Face à un tel projet, les martyrs d’aujourd’hui disent clairement « Non ! ». Ceci n’est pas la voie pour le Moyen-Orient. Plus d’homogénéité ne signifie pas moins de conflits, parce qu’il y aura toujours quelqu’un de « plus fondamentaliste que moi », qui cherchera à me plier à son credo. Et ce n’est pas cela, la victoire à atteindre, même sur le plan temporel. La victoire authentique, en effet, c’est la Pâque, c’est le Christ Ressuscité qui accepte de porter sur lui le péché du monde et, par son obéissance, détruit le corps du péché (cf. Rm 6,6). Une victoire de portée universelle qui embrasse même celui qui ne croit pas.
Changer de pas
Mais l’épreuve si dure que traversent les communautés chrétiennes orientales met aussi impitoyablement en lumière l’abdication de l’Occident.

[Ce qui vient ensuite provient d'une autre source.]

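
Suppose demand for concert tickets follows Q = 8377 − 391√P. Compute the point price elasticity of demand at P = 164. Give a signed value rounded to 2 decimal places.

-0.74

dQ/dP = −391/(2√P) = -15.266. At P = 164, Q = 3369.76.
Ed = (dQ/dP)·(P/Q) = (-15.266) × (164/3369.76) = -0.7429…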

Tandis que les États-Unis contribuaient activement à la déstabilisation de l’Irak, l’Europe, elle, a donné la preuve de toute son impuissance en Syrie. Trahissant sa mission historique de défendre la liberté et ce que l’on appelle les « valeurs européennes » qu’elle voudrait à présent opposer au terrorisme, l’Union a préféré regarder ailleurs. Prise par son propre narcissisme, et elle s’est réveillée uniquement lorsque les colonnes de réfugiés ont commencé à se presser sur ses frontières.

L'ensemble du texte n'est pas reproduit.